Medical school mission statements are becoming increasingly laden with diversity, equity and inclusion (DEI) and social justice language, a report released Monday found.
Do No Harm, a medical advocacy organization working to keep DEI and other political topics out of medicine, reviewed 158 medical school mission statements and found that 77% could be classified as “woke” in 2024, a number that increased substantially from 68% in 2021, according to a report first shared with the Daily Caller News Foundation. The report also found that “Higher ranked medical schools were more likely to increase the wokeness of their mission.”
“There are desirable qualities to diversity, equity, inclusion, and social justice, but when these terms are presented together in the context of a mission statement, they are markers for a particular worldview,” the report reads. “That ‘woke’ worldview indicates a significant departure from the traditional American emphasis on individual responsibility and equal treatment in favor of emphasizing differentiated treatment by group identity and social rather than individual justice.”

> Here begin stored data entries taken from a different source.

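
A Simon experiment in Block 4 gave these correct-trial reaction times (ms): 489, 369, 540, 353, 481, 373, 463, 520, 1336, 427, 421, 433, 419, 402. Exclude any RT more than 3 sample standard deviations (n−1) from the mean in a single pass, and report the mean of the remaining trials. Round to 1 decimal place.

437.7 ms

n = 14, ΣRT = 7026, M = 501.857
Σ(x−M)² = 789821.71; s = √(789821.71/13) = 246.486
Cutoffs: 501.857 ± 3·246.486 → [-237.6, 1241.3]
Outside: 1336 → excluded.
Retained (n=13): Σ = 5690, mean = 5690/13 = 437.692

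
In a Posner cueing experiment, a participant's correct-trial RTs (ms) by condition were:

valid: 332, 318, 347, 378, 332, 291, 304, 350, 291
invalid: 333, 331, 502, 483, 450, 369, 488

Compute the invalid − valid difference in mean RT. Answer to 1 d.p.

95.3 ms

M(valid) = 2943/9 = 327.000
M(invalid) = 2956/7 = 422.286
Difference = 422.286 − 327.000 = 95.286 ms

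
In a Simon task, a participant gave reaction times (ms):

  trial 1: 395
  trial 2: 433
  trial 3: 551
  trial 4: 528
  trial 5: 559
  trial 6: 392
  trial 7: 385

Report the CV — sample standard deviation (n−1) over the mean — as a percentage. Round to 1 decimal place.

n = 7, Σ = 3243, M = 463.2857
Σ(x−M)² = 37833.429; s = √(37833.429/6) = 79.4076
CV = 79.4076 / 463.2857 = 0.17140 = 17.140%

17.1%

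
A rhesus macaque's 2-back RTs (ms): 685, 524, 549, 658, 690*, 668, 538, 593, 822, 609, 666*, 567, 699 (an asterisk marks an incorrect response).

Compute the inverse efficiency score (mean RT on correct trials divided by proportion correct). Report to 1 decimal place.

742.6 ms

Correct trials (n=11): 685, 524, 549, 658, 668, 538, 593, 822, 609, 567, 699
Mean correct RT = 6912/11 = 628.3636 ms
Proportion correct = 11/13
IES = 628.3636 / (11/13) = 742.612 ms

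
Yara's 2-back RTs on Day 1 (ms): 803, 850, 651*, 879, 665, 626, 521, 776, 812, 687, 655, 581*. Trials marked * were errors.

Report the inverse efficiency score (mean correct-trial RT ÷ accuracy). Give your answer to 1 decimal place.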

Columbia medical school’s previously benign statement once promised to “prepare graduates to be leaders and role models who define excellence in patient care, medical research, education, and health care policy,” according to DNH. In 2024, the statement expanded from 87 to 567 words to include a swath of leftist terms such as “Anti-Racism, Inclusion, Diversity, and Equity.”
“In 2021, we formally launched the [Vagelos College of Physicians and Surgeons] Anti-Racism Coalition (ARC), an interdisciplinary effort by students and staff to promote a sustainable culture of inclusion and diversity,” the statement boasts. “Its ongoing goal is to create, adopt, and strengthen anti-racist educational systems and practices and to support equity and justice throughout the VP&S learning environment.”
Similarly at the University of Massachusetts, the once-straightforward, science-focused statement now details a commitment to “the elimination of health care disparities and the establishment of health equity” and “diversity and inclusion,” DNH found.